Health boards are failing to learn from clear evidence that interventions to improve diabetes care can save the NHS money as well as give people with diabetes longer and healthier lives, according to a new Diabetes UK report which highlights a series of measures that improve care and reduce costs.
NHS Wales spends £500m per year on diabetes care and the new report shows that this money is too often being used ineffectively, with the vast majority spent on treating complications that could often have been prevented if the person had received good healthcare in the first place.
In a period of tight financial restraints in the NHS, the report, based on conclusive research based evidence, outlines a range of practical measures that health boards can adopt that have been shown to improve the quality of care for people with diabetes and reduce costs. Many of these measures appear in health board diabetes plans but are poorly delivered in practice.

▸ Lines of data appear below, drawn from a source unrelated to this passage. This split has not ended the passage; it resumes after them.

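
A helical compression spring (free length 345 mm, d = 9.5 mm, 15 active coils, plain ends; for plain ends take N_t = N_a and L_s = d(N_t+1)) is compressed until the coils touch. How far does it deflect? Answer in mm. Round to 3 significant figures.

193 mm

N_t = 15; L_s = 9.5·16 = 152 mm
δ_solid = L₀ − L_s = 345 − 152 = 193 mm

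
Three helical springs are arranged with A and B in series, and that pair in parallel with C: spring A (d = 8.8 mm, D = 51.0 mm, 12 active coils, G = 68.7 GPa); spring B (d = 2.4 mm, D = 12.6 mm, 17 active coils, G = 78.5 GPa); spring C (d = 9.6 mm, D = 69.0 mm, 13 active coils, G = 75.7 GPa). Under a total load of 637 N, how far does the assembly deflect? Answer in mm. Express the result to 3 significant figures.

k_A = Gd⁴/(8D³N_a) = (68.7×10³)(8.8⁴)/(8·51.0³·12) = 32.352 N/mm
k_B = Gd⁴/(8D³N_a) = (78.5×10³)(2.4⁴)/(8·12.6³·17) = 9.5734 N/mm
k_C = Gd⁴/(8D³N_a) = (75.7×10³)(9.6⁴)/(8·69.0³·13) = 18.819 N/mm
Springs A,B series: k_AB = 1/(1/32.352+1/9.5734) = 7.3874 N/mm; parallel with C: k_eq = 7.3874+18.819 = 26.207 N/mm
δ = F/k_eq = 637/26.207 = 24.307 mm

24.3 mm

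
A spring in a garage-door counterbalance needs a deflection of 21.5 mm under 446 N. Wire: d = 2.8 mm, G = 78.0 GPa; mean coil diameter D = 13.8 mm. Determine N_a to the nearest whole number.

Required rate k = F/δ = 446/21.5 = 20.744 N/mm
N_a = Gd⁴/(8D³k) = (78.0×10³ × 2.8⁴)/(8 × 13.8³ × 20.744)
    = 4.79432e+06 / 436138 = 10.99 → 11 coils

11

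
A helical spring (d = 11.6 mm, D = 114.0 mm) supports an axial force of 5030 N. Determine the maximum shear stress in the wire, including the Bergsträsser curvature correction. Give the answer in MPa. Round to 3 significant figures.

1060 MPa

Spring index C = D/d = 114.0/11.6 = 9.8276
K_B = (4C+2)/(4C−3) = 41.310/36.310 = 1.1377
τ₀ = 8FD/(πd³) = 8·5030·114.0/(π·11.6³) = 4.58736e+06/4903.7 = 935.49 MPa
τ_max = K·τ₀ = 1.1377 × 935.49 = 1064.3 MPa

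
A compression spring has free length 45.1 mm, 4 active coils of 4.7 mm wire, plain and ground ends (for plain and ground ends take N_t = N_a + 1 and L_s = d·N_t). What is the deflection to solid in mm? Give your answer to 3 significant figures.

21.6 mm

N_t = 5; L_s = 4.7·5 = 23.5 mm
δ_solid = L₀ − L_s = 45.1 − 23.5 = 21.6 mm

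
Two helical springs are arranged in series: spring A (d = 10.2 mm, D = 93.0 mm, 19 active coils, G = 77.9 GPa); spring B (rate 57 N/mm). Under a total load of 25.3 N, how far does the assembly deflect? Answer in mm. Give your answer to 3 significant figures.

k_A = Gd⁴/(8D³N_a) = (77.9×10³)(10.2⁴)/(8·93.0³·19) = 6.8968 N/mm
Series: 1/k_eq = 1/6.8968 + 1/57 = 0.16254; k_eq = 6.1524 N/mm
δ = F/k_eq = 25.3/6.1524 = 4.1122 mm

4.11 mm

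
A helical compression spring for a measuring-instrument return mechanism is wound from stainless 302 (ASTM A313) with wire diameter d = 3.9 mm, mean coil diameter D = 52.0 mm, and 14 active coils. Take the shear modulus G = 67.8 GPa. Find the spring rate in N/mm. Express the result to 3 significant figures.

k = Gd⁴/(8D³N_a) = (67.8×10³ × 3.9⁴) / (8 × 52.0³ × 14)
  = 1.56851e+07 / 1.57481e+07 = 0.996 N/mm

0.996 N/mm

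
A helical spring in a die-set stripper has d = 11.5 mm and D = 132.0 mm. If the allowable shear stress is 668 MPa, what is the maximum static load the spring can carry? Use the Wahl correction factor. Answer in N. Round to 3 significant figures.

2690 N

C = D/d = 132.0/11.5 = 11.4783
K_W = (4C−1)/(4C−4) + 0.615/C = 44.913/41.913 + 0.0536 = 1.1252
τ_max = K·8FD/(πd³) → F_max = τ_allow·πd³/(8DK)
F_max = 668·π·11.5³/(8·132.0·1.1252) = 3.1917e+06/1188.2 = 2686.2 N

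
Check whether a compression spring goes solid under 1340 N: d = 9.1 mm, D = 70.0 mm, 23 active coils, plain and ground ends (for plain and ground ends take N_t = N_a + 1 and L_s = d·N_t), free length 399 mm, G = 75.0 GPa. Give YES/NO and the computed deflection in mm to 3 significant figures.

NO, δ = 164 mm

k = Gd⁴/(8D³N_a) = (75.0×10³)(9.1⁴)/(8·70.0³·23) = 8.1492 N/mm
N_t = 24; L_s = 9.1·24 = 218.4 mm; δ_solid = L₀ − L_s = 399 − 218.4 = 180.6 mm
δ = F/k = 1340/8.1492 = 164.43 mm
δ < δ_solid → spring does not go solid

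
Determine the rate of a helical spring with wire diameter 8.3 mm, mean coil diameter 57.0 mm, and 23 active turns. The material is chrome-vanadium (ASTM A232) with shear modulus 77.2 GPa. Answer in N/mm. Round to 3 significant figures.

k = Gd⁴/(8D³N_a) = (77.2×10³ × 8.3⁴) / (8 × 57.0³ × 23)
  = 3.66378e+08 / 3.40755e+07 = 10.752 N/mm

10.8 N/mm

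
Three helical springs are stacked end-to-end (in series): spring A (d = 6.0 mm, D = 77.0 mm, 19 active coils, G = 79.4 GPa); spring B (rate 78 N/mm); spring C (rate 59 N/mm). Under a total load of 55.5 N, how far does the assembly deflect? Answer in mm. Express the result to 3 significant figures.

39.1 mm

k_A = Gd⁴/(8D³N_a) = (79.4×10³)(6.0⁴)/(8·77.0³·19) = 1.4829 N/mm
Series: 1/k_eq = 1/1.4829 + 1/78 + 1/59 = 0.70413; k_eq = 1.4202 N/mm
δ = F/k_eq = 55.5/1.4202 = 39.079 mm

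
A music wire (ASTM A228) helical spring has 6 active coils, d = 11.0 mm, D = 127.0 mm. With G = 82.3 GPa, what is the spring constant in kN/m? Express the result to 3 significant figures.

k = Gd⁴/(8D³N_a) = (82.3×10³ × 11.0⁴) / (8 × 127.0³ × 6)
  = 1.20495e+09 / 9.83224e+07 = 12.255 N/mm

12.3 kN/m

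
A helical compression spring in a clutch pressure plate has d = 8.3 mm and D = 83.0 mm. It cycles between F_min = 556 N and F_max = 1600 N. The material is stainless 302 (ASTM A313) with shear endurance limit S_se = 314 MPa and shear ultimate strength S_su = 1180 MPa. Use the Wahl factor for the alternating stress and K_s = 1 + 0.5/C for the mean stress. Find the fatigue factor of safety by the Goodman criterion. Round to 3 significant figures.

0.945

C = D/d = 83.0/8.3 = 10.0000; K_W = (4C−1)/(4C−4)+0.615/C = 1.1448; K_s = 1+0.5/C = 1.0500
F_a = (F_max−F_min)/2 = 522 N; F_m = (F_max+F_min)/2 = 1078 N
τ_a = K_W·8F_aD/(πd³) = 1.1448 × 192.95 = 220.9 MPa
τ_m = K_s·8F_mD/(πd³) = 1.0500 × 398.48 = 418.4 MPa
Goodman: 1/n_f = τ_a/S_se + τ_m/S_su = 220.9/314 + 418.4/1180 = 0.70350 + 0.35458 = 1.0581
n_f = 1/1.0581 = 0.9451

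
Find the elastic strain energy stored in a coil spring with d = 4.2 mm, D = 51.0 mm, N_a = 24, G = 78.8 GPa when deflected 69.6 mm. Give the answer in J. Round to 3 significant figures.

k = Gd⁴/(8D³N_a) = (78.8×10³)(4.2⁴)/(8·51.0³·24) = 0.96275 N/mm
U = ½kδ² = 0.5 × 0.96275 × 69.6² = 2331.8 N·mm = 2.3318 J

2.33 J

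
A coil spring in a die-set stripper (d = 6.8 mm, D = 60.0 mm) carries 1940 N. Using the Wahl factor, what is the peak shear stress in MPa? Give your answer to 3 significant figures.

1100 MPa

Spring index C = D/d = 60.0/6.8 = 8.8235
K_W = (4C−1)/(4C−4) + 0.615/C = 34.294/31.294 + 0.0697 = 1.1656
τ₀ = 8FD/(πd³) = 8·1940·60.0/(π·6.8³) = 931200/987.82 = 942.68 MPa
τ_max = K·τ₀ = 1.1656 × 942.68 = 1098.8 MPa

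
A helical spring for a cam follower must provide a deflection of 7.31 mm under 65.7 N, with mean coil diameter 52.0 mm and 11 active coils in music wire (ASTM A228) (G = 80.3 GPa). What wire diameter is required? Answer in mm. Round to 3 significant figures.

Required rate k = F/δ = 65.7/7.31 = 8.9877 N/mm
d = (8D³N_a·k / G)^(1/4) = (8·52.0³·11·8.9877 / (80.3×10³))^0.25
  = (1384.9)^0.25 = 6.1004 mm

6.10 mm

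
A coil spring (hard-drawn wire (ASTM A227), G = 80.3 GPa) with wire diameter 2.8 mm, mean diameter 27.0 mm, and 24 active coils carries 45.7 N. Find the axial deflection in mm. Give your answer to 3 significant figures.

35.0 mm

k = Gd⁴/(8D³N_a) = (80.3×10³)(2.8⁴)/(8·27.0³·24) = 1.306 N/mm
δ = F/k = 45.7 / 1.306 = 34.991 mm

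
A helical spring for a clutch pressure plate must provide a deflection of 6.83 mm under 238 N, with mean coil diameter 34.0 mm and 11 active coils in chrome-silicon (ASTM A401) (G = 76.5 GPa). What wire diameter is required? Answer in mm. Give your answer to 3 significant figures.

6.30 mm

Required rate k = F/δ = 238/6.83 = 34.846 N/mm
d = (8D³N_a·k / G)^(1/4) = (8·34.0³·11·34.846 / (76.5×10³))^0.25
  = (1575.5)^0.25 = 6.3002 mm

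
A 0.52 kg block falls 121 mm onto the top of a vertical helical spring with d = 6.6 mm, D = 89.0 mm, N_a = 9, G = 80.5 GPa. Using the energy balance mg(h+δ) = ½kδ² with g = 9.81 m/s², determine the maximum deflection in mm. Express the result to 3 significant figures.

k = Gd⁴/(8D³N_a) = (80.5×10³)(6.6⁴)/(8·89.0³·9) = 3.0093 N/mm
W = mg = 0.52 × 9.81 = 5.1012 N
½kδ² − Wδ − Wh = 0 → δ = (W + √(W² + 2kWh))/k
δ = (5.1012 + √(26.022 + 3714.98))/3.0093 = (5.1012 + 61.164)/3.0093 = 22.02 mm

22.0 mm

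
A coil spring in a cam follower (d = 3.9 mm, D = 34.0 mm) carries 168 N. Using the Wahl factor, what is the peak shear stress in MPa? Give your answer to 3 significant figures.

Spring index C = D/d = 34.0/3.9 = 8.7179
K_W = (4C−1)/(4C−4) + 0.615/C = 33.872/30.872 + 0.0705 = 1.1677
τ₀ = 8FD/(πd³) = 8·168·34.0/(π·3.9³) = 45696/186.36 = 245.21 MPa
τ_max = K·τ₀ = 1.1677 × 245.21 = 286.33 MPa

286 MPa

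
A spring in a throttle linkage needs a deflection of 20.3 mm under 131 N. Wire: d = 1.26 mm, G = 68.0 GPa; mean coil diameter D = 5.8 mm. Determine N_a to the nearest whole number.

Required rate k = F/δ = 131/20.3 = 6.4532 N/mm
N_a = Gd⁴/(8D³k) = (68.0×10³ × 1.26⁴)/(8 × 5.8³ × 6.4532)
    = 171392 / 10072.8 = 17.02 → 17 coils

17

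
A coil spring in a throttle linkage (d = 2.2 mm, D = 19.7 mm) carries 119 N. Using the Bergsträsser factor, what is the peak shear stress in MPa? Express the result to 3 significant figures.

Spring index C = D/d = 19.7/2.2 = 8.9545
K_B = (4C+2)/(4C−3) = 37.818/32.818 = 1.1524
τ₀ = 8FD/(πd³) = 8·119·19.7/(π·2.2³) = 18754.4/33.452 = 560.64 MPa
τ_max = K·τ₀ = 1.1524 × 560.64 = 646.06 MPa

646 MPa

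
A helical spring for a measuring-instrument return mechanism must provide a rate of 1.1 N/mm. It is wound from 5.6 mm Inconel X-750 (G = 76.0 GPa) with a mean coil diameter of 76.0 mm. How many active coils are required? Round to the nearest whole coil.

N_a = Gd⁴/(8D³k) = (76.0×10³ × 5.6⁴)/(8 × 76.0³ × 1.1)
    = 7.47422e+07 / 3.86299e+06 = 19.35 → 19 coils

19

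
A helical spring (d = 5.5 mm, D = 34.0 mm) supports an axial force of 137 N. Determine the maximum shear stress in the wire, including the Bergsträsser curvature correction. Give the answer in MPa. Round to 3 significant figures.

Spring index C = D/d = 34.0/5.5 = 6.1818
K_B = (4C+2)/(4C−3) = 26.727/21.727 = 1.2301
τ₀ = 8FD/(πd³) = 8·137·34.0/(π·5.5³) = 37264/522.68 = 71.294 MPa
τ_max = K·τ₀ = 1.2301 × 71.294 = 87.7 MPa

87.7 MPa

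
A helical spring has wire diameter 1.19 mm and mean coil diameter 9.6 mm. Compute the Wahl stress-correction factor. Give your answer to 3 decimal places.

1.182

C = D/d = 9.6/1.19 = 8.0672
K_W = (4C−1)/(4C−4) + 0.615/C = 31.269/28.269 + 0.0762 = 1.1824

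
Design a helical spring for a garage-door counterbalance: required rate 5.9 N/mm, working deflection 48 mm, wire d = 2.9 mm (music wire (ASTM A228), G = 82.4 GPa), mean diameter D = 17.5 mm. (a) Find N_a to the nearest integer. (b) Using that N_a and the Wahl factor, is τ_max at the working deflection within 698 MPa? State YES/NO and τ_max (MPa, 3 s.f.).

N_a = Gd⁴/(8D³k) = (82.4×10³)(2.9⁴)/(8·17.5³·5.9) = 23.04 → N_a = 23
Actual rate k = Gd⁴/(8D³·23) = 5.91 N/mm
Working load F = kδ = 5.91·48 = 283.68 N
C = 17.5/2.9 = 6.0345; K_W = (4C−1)/(4C−4)+0.615/C = 1.2509
τ_max = K_W·8FD/(πd³) = 1.2509·518.34 = 648.38 MPa
τ_max ≤ 698 MPa → acceptable

(a) 23 coils; (b) YES, τ_max = 648 MPa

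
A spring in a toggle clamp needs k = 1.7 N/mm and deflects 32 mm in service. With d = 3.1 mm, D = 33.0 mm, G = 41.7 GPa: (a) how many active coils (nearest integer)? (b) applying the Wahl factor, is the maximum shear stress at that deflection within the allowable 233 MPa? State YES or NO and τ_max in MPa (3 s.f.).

(a) 8 coils; (b) YES, τ_max = 172 MPa

N_a = Gd⁴/(8D³k) = (41.7×10³)(3.1⁴)/(8·33.0³·1.7) = 7.88 → N_a = 8
Actual rate k = Gd⁴/(8D³·8) = 1.6744 N/mm
Working load F = kδ = 1.6744·32 = 53.581 N
C = 33.0/3.1 = 10.6452; K_W = (4C−1)/(4C−4)+0.615/C = 1.1355
τ_max = K_W·8FD/(πd³) = 1.1355·151.14 = 171.62 MPa
τ_max ≤ 233 MPa → acceptable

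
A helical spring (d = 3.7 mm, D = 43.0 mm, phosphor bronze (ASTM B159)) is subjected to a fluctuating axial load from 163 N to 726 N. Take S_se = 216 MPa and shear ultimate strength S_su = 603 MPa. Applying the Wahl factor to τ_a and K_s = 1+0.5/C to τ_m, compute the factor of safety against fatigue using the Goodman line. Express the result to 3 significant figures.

0.207

C = D/d = 43.0/3.7 = 11.6216; K_W = (4C−1)/(4C−4)+0.615/C = 1.1235; K_s = 1+0.5/C = 1.0430
F_a = (F_max−F_min)/2 = 281.5 N; F_m = (F_max+F_min)/2 = 444.5 N
τ_a = K_W·8F_aD/(πd³) = 1.1235 × 608.53 = 683.7 MPa
τ_m = K_s·8F_mD/(πd³) = 1.0430 × 960.89 = 1002.2 MPa
Goodman: 1/n_f = τ_a/S_se + τ_m/S_su = 683.7/216 + 1002.2/603 = 3.16528 + 1.66208 = 4.8274
n_f = 1/4.8274 = 0.2072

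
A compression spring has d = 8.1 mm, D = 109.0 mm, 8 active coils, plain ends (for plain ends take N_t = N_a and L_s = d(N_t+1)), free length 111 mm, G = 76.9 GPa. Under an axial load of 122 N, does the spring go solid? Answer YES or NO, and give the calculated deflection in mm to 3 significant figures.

k = Gd⁴/(8D³N_a) = (76.9×10³)(8.1⁴)/(8·109.0³·8) = 3.994 N/mm
N_t = 8; L_s = 8.1·9 = 72.9 mm; δ_solid = L₀ − L_s = 111 − 72.9 = 38.1 mm
δ = F/k = 122/3.994 = 30.546 mm
δ < δ_solid → spring does not go solid

NO, δ = 30.5 mm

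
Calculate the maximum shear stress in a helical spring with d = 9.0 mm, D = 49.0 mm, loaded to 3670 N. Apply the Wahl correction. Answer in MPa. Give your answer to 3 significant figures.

805 MPa

Spring index C = D/d = 49.0/9.0 = 5.4444
K_W = (4C−1)/(4C−4) + 0.615/C = 20.778/17.778 + 0.1130 = 1.2817
τ₀ = 8FD/(πd³) = 8·3670·49.0/(π·9.0³) = 1.43864e+06/2290.2 = 628.17 MPa
τ_max = K·τ₀ = 1.2817 × 628.17 = 805.13 MPa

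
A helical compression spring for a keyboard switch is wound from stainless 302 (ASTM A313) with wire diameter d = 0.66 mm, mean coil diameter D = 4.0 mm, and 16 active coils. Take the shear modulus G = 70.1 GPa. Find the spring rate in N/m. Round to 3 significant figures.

1620 N/m

k = Gd⁴/(8D³N_a) = (70.1×10³ × 0.66⁴) / (8 × 4.0³ × 16)
  = 13301.3 / 8192 = 1.6237 N/mm = 1623.7 N/m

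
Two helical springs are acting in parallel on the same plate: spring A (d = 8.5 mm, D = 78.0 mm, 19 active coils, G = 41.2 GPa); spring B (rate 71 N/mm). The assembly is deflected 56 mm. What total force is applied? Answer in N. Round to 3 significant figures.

k_A = Gd⁴/(8D³N_a) = (41.2×10³)(8.5⁴)/(8·78.0³·19) = 2.9816 N/mm
Parallel: k_eq = 2.9816 + 71 = 73.982 N/mm
F = k_eq·δ = 73.982·56 = 4143 N

4140 N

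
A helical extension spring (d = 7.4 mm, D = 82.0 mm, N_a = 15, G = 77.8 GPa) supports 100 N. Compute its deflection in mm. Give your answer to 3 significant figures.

k = Gd⁴/(8D³N_a) = (77.8×10³)(7.4⁴)/(8·82.0³·15) = 3.526 N/mm
δ = F/k = 100 / 3.526 = 28.361 mm

28.4 mm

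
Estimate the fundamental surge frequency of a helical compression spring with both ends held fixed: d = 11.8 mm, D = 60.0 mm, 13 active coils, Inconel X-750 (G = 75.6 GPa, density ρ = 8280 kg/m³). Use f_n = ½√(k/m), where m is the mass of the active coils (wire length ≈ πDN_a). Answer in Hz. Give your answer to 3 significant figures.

85.7 Hz

k = Gd⁴/(8D³N_a) = (75.6×10³)(11.8⁴)/(8·60.0³·13) = 65.247 N/mm = 65247 N/m
Wire length L = πDN_a = π·60.0·13 = 2450.4 mm
m = ρ·(πd²/4)·L = 8280 × 109.36×10⁻⁶ m² × 2.4504 m = 2.2189 kg
f_n = ½√(k/m) = 0.5·√(65247/2.2189) = 0.5·√(29406) = 85.741 Hz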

- People with diabetes are at risk of developing serious problems with their feet that lead to amputation if not managed properly. The NHS in Wales is estimated to spend £30 million on foot care for people with diabetes. The report demonstrates that multidisciplinary foot care teams in hospitals have reduced amputations by over half and can save over four times their cost but only half of hospitals in Wales have multidisciplinary foot care teams in place for people with diabetes
- Education can help people with diabetes effectively manage the condition and so reduce their risk of costly and debilitating complications. The Welsh Government’s Together for Health: A Diabetes Delivery Plan places education and self-management at the centre of its strategy but there is much work to do. In some health boards no education is provided and across Wales less than 1 in 3 people with newly diagnosed diabetes can currently access education. This is despite the fact that the new report demonstrates evidence that education for people with diabetes can reduce complications and save the NHS money.
With the number of people with diabetes in Wales projected to rise from 173,000 to 288,000 by 2025, Diabetes UK says that the NHS needs to get better at learning from evidence-based demonstrations of good diabetes care and is calling on health boards to implement the measures highlighted in the report.
The charity says it is aware that it can be difficult to invest in one part of the health service if the resulting savings are in another part. But, some of the interventions highlighted in the report have been shown to make savings quickly and health boards need to be more flexible and accept the need for more pooling of budgets across primary, community and secondary care.
Dai Williams, Director of Diabetes UK Cymru, said: “The NHS is spending an eye-watering amount on diabetes but the money isn’t being used effectively, which is running up a huge bill for the future.
“This report shows how dealing with problems early, such as by improved provision of education and better foot care, costs could be greatly reduced and more people would live longer and healthier lives. With such strong evidence, it is bewildering that health boards have clear plans to deliver these services and then fail to actually make them happen in practice.
“With the NHS operating in a period of flat budgets and with the number of people with diabetes rapidly increasing, it is really important that health boards see the bigger picture. One of the benefits of a national system for health ought to be fast and universal adoption of good practice.
“Put simply, if a service is shown to improve the care provided to people with diabetes and save money why on earth should it not be delivered universally and as quickly as possible”.